The adze is shown in Egypt from the Old Kingdom onward.[1] Originally the adze blades were made of stone, but already in the Predynastic Period copper adzes had all but replaced those made of flint.[2] While stone blades were fastened to the wooden handle by tying, metal blades had sockets into which the handle was fitted. Examples of Egyptian adzes can be found in museums and on the Petrie Museum website.

A depiction of an adze was also used as a hieroglyph with the phonetic value of stp (vulg. setep), and from the 19th Dynasty onward "Setep" was used in the names of various pharaohs.

The ahnetjer, Manuel de Codage transliteration: aH-nTr, depicted as an adze-like instrument,[3] was used in the Opening of the Mouth ceremony, intended to convey power over their senses to statues and mummies. It was apparently the foreleg of a freshly sacrificed bull or cow with which the mouth was touched.[4][5]

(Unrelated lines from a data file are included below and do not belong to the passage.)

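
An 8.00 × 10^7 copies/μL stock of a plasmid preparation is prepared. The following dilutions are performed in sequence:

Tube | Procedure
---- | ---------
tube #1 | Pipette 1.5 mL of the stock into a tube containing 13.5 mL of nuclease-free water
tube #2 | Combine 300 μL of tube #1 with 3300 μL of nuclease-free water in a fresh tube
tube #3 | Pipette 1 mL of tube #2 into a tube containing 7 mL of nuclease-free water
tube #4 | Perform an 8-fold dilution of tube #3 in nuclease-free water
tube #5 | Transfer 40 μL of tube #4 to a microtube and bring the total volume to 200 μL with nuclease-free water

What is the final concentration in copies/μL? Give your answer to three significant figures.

2.08 × 10^3 copies/μL

Step 1: 1.5 mL + 13.5 mL = 15 mL total → factor 15/1.5 = 10
Step 2: 300 μL + 3300 μL = 3600 μL total → factor 3600/300 = 12
Step 3: 1 mL + 7 mL = 8 mL total → factor 8/1 = 8
Step 4: 8-fold → factor 8
Step 5: 40 μL brought to 200 μL → factor 200/40 = 5
Overall dilution factor = 10 × 12 × 8 × 8 × 5 = 38400
Final = 8.00 × 10^7 copies/μL / 38400 = 2.08 × 10^3 copies/μL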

Prehistoric Māori adzes from New Zealand, used for wood carving, were made from nephrite, also known as jade. At the same time on Henderson Island, a small atoll in Polynesia lacking any rock other than limestone, natives fashioned giant clamshells into adzes.

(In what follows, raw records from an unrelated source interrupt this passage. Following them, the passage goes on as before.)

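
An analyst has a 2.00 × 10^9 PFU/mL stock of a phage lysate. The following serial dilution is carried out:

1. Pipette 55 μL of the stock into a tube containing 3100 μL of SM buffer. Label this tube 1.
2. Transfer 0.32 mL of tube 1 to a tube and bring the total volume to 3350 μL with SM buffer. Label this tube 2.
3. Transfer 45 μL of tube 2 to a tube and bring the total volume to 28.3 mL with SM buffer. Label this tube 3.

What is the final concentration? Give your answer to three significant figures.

5.30 × 10^3 PFU/mL

Step 1: 55 μL + 3100 μL = 3155 μL total → factor 3155/55 = 57.364
Step 2: 0.32 mL brought to 3350 μL → factor 3.35/0.32 = 10.469
Step 3: 45 μL brought to 28.3 mL → factor 28300/45 = 628.89
Overall dilution factor = 57.364 × 10.469 × 628.89 = 3.7766 × 10^5
Final = 2.00 × 10^9 PFU/mL / 3.7766 × 10^5 = 5.30 × 10^3 PFU/mL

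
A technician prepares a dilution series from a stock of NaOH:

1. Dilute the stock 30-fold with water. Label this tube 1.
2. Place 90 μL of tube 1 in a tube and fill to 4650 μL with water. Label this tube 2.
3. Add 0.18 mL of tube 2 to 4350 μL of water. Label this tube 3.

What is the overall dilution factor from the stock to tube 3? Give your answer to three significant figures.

3.90 × 10^4

Step 1: 30-fold → factor 30
Step 2: 90 μL brought to 4650 μL → factor 4650/90 = 51.667
Step 3: 0.18 mL + 4350 μL = 4.53 mL total → factor 4.53/0.18 = 25.167
Overall dilution factor = 30 × 51.667 × 25.167 = 39008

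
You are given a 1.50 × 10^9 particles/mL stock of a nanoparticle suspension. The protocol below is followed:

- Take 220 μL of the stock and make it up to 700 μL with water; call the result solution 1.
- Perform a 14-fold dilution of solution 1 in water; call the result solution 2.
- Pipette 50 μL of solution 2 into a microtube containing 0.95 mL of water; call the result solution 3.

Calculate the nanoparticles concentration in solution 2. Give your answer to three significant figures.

3.37 × 10^7 particles/mL

Step 1: 220 μL brought to 700 μL → factor 700/220 = 3.1818
Step 2: 14-fold → factor 14
Dilution factor through solution 2 = 3.1818 × 14 = 44.545
[solution 2] = 1.50 × 10^9 particles/mL / 44.545 = 3.37 × 10^7 particles/mL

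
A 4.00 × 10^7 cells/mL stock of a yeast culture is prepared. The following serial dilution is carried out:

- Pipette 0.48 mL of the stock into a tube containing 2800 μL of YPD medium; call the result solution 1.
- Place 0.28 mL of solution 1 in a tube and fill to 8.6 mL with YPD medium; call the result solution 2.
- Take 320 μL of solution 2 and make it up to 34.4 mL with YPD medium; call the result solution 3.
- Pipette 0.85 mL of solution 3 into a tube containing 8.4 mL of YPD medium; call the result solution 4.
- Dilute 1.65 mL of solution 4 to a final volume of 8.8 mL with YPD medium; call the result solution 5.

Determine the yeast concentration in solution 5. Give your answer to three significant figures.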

Modern adzes are made from steel with wooden handles, and some people still use them extensively: occasionally those in semi-industrial areas, but particularly 'revivalists' such as those at the Colonial Williamsburg cultural center in Virginia, USA. However, the traditional adze has largely been replaced by the sawmill and the powered-plane, at least in industrialized cultures. It remains in use for some specialist crafts, for example by coopers. Adzes are also in current use by artists such as American and Canadian Indian sculptors doing large pole work.

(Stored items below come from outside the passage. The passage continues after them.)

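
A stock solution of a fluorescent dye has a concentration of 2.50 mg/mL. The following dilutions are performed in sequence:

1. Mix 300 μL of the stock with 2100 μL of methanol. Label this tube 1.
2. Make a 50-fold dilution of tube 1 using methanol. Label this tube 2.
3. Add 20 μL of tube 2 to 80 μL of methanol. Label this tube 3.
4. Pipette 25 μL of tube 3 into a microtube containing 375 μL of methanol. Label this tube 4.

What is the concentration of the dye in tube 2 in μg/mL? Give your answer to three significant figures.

Step 1: 300 μL + 2100 μL = 2400 μL total → factor 2400/300 = 8
Step 2: 50-fold → factor 50
Dilution factor through tube 2 = 8 × 50 = 400
[tube 2] = 2.50 mg/mL / 400 = 0.006250 mg/mL = 6.25 μg/mL

6.25 μg/mL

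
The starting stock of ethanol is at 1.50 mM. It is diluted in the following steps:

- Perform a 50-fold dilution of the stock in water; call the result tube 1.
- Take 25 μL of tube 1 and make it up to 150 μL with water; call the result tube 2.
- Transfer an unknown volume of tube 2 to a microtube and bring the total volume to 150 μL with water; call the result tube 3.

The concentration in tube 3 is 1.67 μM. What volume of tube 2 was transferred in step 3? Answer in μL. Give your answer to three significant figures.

50.1 μL

Step 1: 50-fold → factor 50
Step 2: 25 μL brought to 150 μL → factor 150/25 = 6
Step 3: v brought to 150 μL → factor = 150 μL/v
Product of known-step factors = 300
Overall factor = 1.50 mM / (1.67 μM) = 898.2
Step-3 factor = 898.2 / 300 = 2.994
v = 150 μL / 2.994 = 50.1 μL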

"Adze" is frequently mentioned by William F. Buckley as one of the most obscure words in the English language.

  • Carpenter's adze - A heavy adze, often with very steep curves, and a very heavy, blunt poll. The weight of this adze makes it unsuitable for sustained overhead adzing.
    • Railroad adze - A carpenter's adze which had its bit extended in an effort to limit the breaking of handles when shaping railroad ties. Early examples in New England began showing up approximately in the 1940s - 1950s. The initial prototypes clearly showed a weld where the extension was attached.
  • Shipwright's adze - A lighter, and more versatile adze than the carpenter's adze. This was designed to be used in a variety of positions, including overhead, as well as in front on waist and chest level.
    • Lipped shipwright's adze - A variation of the shipwright's adze. It features a wider than normal bit, whose outside edges are sharply turned up, so that when gazing directly down the adze, from bit to eye, the cutting edge resembles an extremely wide and often very flat U. This adze was mainly used for shaping cross grain, such as for joining planks.
  • There are also a number of specialist adzes once used for barrel stave shaping, chair seat forming and bowl and trough making. Many of these have shorter handles for control and more curve in the head to allow better clearance for shorter cuts.
  • Another group of adzes can be differentiated by the handles, the D handled adzes have a handle where the hand can be wrapped around the D, close to the bit. These adzes, follow closely traditional forms in that the bit or tooth is not wrapped around the handle as a head.
  • The head of an ice axe typically possesses an adze for chopping rough steps in ice.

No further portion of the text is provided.